The front is a more difficult problem. First being again if the forward car bracket lines up, but secondly it is only one hole. The front TT bracket is also a two hole unit, but holes running perpendicular to frame that bolts a cantilevered wood block (eg, one bracket bolt attachment will not be sufficient to support the cantilever block). The first hole bolts block to bracket, the middle block bolt attaching the cab thru the block into the bracket outer hole, the outer block hole bolts to the cab. This is your engineering problem given the front cab mounts are higher than the frame, and extend far outward.
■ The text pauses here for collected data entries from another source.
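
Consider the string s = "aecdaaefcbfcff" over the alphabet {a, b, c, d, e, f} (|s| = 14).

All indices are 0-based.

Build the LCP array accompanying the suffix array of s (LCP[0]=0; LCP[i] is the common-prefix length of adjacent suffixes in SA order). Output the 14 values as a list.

[0, 1, 2, 0, 0, 1, 1, 0, 0, 1, 0, 1, 2, 1]

rank→(start, suffix):
  0 → (4, 'aaefcbfcff')
  1 → (0, 'aecdaaefcbfcff')
  2 → (5, 'aefcbfcff')
  3 → (9, 'bfcff')
  4 → (8, 'cbfcff')
  5 → (2, 'cdaaefcbfcff')
  6 → (11, 'cff')
  7 → (3, 'daaefcbfcff')
  8 → (1, 'ecdaaefcbfcff')
  9 → (6, 'efcbfcff')
  10 → (13, 'f')
  11 → (7, 'fcbfcff')
  12 → (10, 'fcff')
  13 → (12, 'ff')

SA = [4, 0, 5, 9, 8, 2, 11, 3, 1, 6, 13, 7, 10, 12]
i: (SA[i-1],SA[i]) lcp shared
  1: (4,0) 1 'a'
  2: (0,5) 2 'ae'
  3: (5,9) 0 ''
  4: (9,8) 0 ''
  5: (8,2) 1 'c'
  6: (2,11) 1 'c'
  7: (11,3) 0 ''
  8: (3,1) 0 ''
  9: (1,6) 1 'e'
  10: (6,13) 0 ''
  11: (13,7) 1 'f'
  12: (7,10) 2 'fc'
  13: (10,12) 1 'f'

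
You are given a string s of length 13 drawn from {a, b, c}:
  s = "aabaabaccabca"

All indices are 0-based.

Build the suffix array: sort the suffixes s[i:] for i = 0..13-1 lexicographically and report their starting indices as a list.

sorted suffixes:
  #0 SA[0]=12  'a'
  #1 SA[1]=0  'aabaabaccabca'
  #2 SA[2]=3  'aabaccabca'
  #3 SA[3]=1  'abaabaccabca'
  #4 SA[4]=4  'abaccabca'
  #5 SA[5]=9  'abca'
  #6 SA[6]=6  'accabca'
  #7 SA[7]=2  'baabaccabca'
  #8 SA[8]=5  'baccabca'
  #9 SA[9]=10  'bca'
  #10 SA[10]=11  'ca'
  #11 SA[11]=8  'cabca'
  #12 SA[12]=7  'ccabca'

[12, 0, 3, 1, 4, 9, 6, 2, 5, 10, 11, 8, 7]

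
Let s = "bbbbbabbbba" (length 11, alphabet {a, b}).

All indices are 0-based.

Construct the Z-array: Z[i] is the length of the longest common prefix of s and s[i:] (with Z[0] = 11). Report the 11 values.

Z[0]=11
i=1: fresh scan; Z[1]=4 grow→box=[1,5)
i=2: min(r-i=3, Z[1]=4)=3; Z[2]=3
i=3: min(r-i=2, Z[2]=3)=2; Z[3]=2
i=4: min(r-i=1, Z[3]=2)=1; Z[4]=1
i=5: fresh scan; Z[5]=0
i=6: fresh scan; Z[6]=4 grow→box=[6,10)
i=7: min(r-i=3, Z[1]=4)=3; Z[7]=3
i=8: min(r-i=2, Z[2]=3)=2; Z[8]=2
i=9: min(r-i=1, Z[3]=2)=1; Z[9]=1
i=10: fresh scan; Z[10]=0

[11, 4, 3, 2, 1, 0, 4, 3, 2, 1, 0]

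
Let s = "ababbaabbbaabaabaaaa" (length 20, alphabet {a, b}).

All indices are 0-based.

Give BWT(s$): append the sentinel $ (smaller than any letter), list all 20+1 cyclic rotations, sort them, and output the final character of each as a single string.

rank  rotation               last
    0  $ababbaabbbaabaabaaaa  a
    1  a$ababbaabbbaabaabaaa  a
    2  aa$ababbaabbbaabaabaa  a
    3  aaa$ababbaabbbaabaaba  a
    4  aaaa$ababbaabbbaabaab  b
    5  aabaaaa$ababbaabbbaab  b
    6  aabaabaaaa$ababbaabbb  b
    7  aabbbaabaabaaaa$ababb  b
    8  abaaaa$ababbaabbbaaba  a
    9  abaabaaaa$ababbaabbba  a
   10  ababbaabbbaabaabaaaa$  $
   11  abbaabbbaabaabaaaa$ab  b
   12  abbbaabaabaaaa$ababba  a
   13  baaaa$ababbaabbbaabaa  a
   14  baabaaaa$ababbaabbbaa  a
   15  baabaabaaaa$ababbaabb  b
   16  baabbbaabaabaaaa$abab  b
   17  babbaabbbaabaabaaaa$a  a
   18  bbaabaabaaaa$ababbaab  b
   19  bbaabbbaabaabaaaa$aba  a
   20  bbbaabaabaaaa$ababbaa  a

aaaabbbbaa$baaabbabaa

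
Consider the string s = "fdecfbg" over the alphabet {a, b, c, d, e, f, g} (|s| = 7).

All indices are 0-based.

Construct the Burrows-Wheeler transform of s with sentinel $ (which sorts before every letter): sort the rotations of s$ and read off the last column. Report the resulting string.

rank  rotation  last
    0  $fdecfbg  g
    1  bg$fdecf  f
    2  cfbg$fde  e
    3  decfbg$f  f
    4  ecfbg$fd  d
    5  fbg$fdec  c
    6  fdecfbg$  $
    7  g$fdecfb  b

gfefdc$b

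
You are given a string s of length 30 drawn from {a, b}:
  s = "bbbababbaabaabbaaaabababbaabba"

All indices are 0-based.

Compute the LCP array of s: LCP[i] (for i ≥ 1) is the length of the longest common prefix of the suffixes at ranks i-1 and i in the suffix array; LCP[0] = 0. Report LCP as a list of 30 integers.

[0, 1, 3, 2, 4, 3, 5, 1, 3, 4, 8, 2, 4, 5, 6, 0, 2, 3, 4, 6, 2, 9, 3, 7, 1, 3, 4, 5, 3, 2]

rank | idx | suffix
   0 |  29 | a
   1 |  15 | aaaabababbaabba
   2 |  16 | aaabababbaabba
   3 |   8 | aabaabbaaaabababbaabba
   4 |  17 | aabababbaabba
   5 |  25 | aabba
   6 |  11 | aabbaaaabababbaabba
   7 |   9 | abaabbaaaabababbaabba
   8 |  18 | abababbaabba
   9 |   3 | ababbaabaabbaaaabababbaabba
  10 |  20 | ababbaabba
  11 |  26 | abba
  12 |  12 | abbaaaabababbaabba
  13 |   5 | abbaabaabbaaaabababbaabba
  14 |  22 | abbaabba
  15 |  28 | ba
  16 |  14 | baaaabababbaabba
  17 |   7 | baabaabbaaaabababbaabba
  18 |  24 | baabba
  19 |  10 | baabbaaaabababbaabba
  20 |   2 | bababbaabaabbaaaabababbaabba
  21 |  19 | bababbaabba
  22 |   4 | babbaabaabbaaaabababbaabba
  23 |  21 | babbaabba
  24 |  27 | bba
  25 |  13 | bbaaaabababbaabba
  26 |   6 | bbaabaabbaaaabababbaabba
  27 |  23 | bbaabba
  28 |   1 | bbababbaabaabbaaaabababbaabba
  29 |   0 | bbbababbaabaabbaaaabababbaabba

SA = [29, 15, 16, 8, 17, 25, 11, 9, 18, 3, 20, 26, 12, 5, 22, 28, 14, 7, 24, 10, 2, 19, 4, 21, 27, 13, 6, 23, 1, 0]
i: (SA[i-1],SA[i]) lcp shared
  1: (29,15) 1 'a'
  2: (15,16) 3 'aaa'
  3: (16,8) 2 'aa'
  4: (8,17) 4 'aaba'
  5: (17,25) 3 'aab'
  6: (25,11) 5 'aabba'
  7: (11,9) 1 'a'
  8: (9,18) 3 'aba'
  9: (18,3) 4 'abab'
  10: (3,20) 8 'ababbaab'
  11: (20,26) 2 'ab'
  12: (26,12) 4 'abba'
  13: (12,5) 5 'abbaa'
  14: (5,22) 6 'abbaab'
  15: (22,28) 0 ''
  16: (28,14) 2 'ba'
  17: (14,7) 3 'baa'
  18: (7,24) 4 'baab'
  19: (24,10) 6 'baabba'
  20: (10,2) 2 'ba'
  21: (2,19) 9 'bababbaab'
  22: (19,4) 3 'bab'
  23: (4,21) 7 'babbaab'
  24: (21,27) 1 'b'
  25: (27,13) 3 'bba'
  26: (13,6) 4 'bbaa'
  27: (6,23) 5 'bbaab'
  28: (23,1) 3 'bba'
  29: (1,0) 2 'bb'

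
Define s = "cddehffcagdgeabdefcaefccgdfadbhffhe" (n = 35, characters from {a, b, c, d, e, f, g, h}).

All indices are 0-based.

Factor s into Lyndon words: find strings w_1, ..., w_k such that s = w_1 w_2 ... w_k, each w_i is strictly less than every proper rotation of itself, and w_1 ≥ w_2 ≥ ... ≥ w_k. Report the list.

["cddehff", "c", "agdge", "abdefcaefccgdfadbhffhe"]

emit factor 1: 'cddehff' (i=0, period=7)
emit factor 2: 'c' (i=7, period=1)
emit factor 3: 'agdge' (i=8, period=5)
emit factor 4: 'abdefcaefccgdfadbhffhe' (i=13, period=22)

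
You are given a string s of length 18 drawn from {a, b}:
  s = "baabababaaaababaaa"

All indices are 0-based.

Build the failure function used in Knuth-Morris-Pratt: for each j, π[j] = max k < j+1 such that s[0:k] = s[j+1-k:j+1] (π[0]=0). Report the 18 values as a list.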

Might require fabricating & welding on a two hole bracket to incorporate the TT wood blocks.
There was a recent post that provided a diagram/specs for the blocks, which in turn reflects the bracket design/hole size & distancing between both holes. You'll just need to measure the cab mounts to set the distancing of the bracket holes relative to the frame, unless somebody with a TT can provide the actual bracket hole relative to frame specs.
Re: Putting a closed cab on car frame questions
Posted: Thu Mar 19, 2026 1:25 pm
by Mark Gregush
The rear cross piece if off right now but the center to center holes all line up. Now if too far back or too far forward is a different story. The front wood pieces are there but need to check how they line up. Was not sure if that wood was correct, sounds like it is.
Thanks loads thats a start.

Re: Putting a closed cab on car frame questions
Posted: Thu Mar 19, 2026 1:34 pm
by Daisy Mae
Here's the thread where a member posted the block specs
TT Square Cab mounting question - and a backstory - MTFCA Forum
https://share.google/VI4YwETIkqcI9k6r3
Re: Putting a closed cab on car frame questions
Posted: Thu Mar 19, 2026 2:08 pm
by TRDxB2
Re: Putting a closed cab on car frame questions
Posted: Thu Mar 19, 2026 3:34 pm
by Mark Gregush
Thanks everyone! Went out and did some checking. The wood blocks are in place up front but only have one mounting hole to mount to frame brackets. They need to be replaced as the holes are just a little too close together to mount to the car frame brackets. The rear cross channel is off which can work in my favor because can remount it a little over 2 inches forward and use the original car chassis mounting brackets then could use wood to support under where it would have been if needed.
Because the rear channel is off and the wood blocks up front, wonder if someone in the past started doing the same thing I am doing now, don't know and never will.

Re: Putting a closed cab on car frame questions
Posted: Thu Mar 19, 2026 4:00 pm
by varmint
Mark, I see you have a 1948. I've got a 1950 F1 which I put on a old Ranger frame. Since it will never be correct, feel free to run angle iron across the frame wherever needed and perhaps some cut wood on top of that, then the cab. I measured the hood (and front end) placement over the front wheels many times, to determine where the cab had to go. Wherever the hood sits, the cowl mates up as you already know. All that dictates where the angle iron is needed under the cab. Sometimes the angle iron needs to point "down".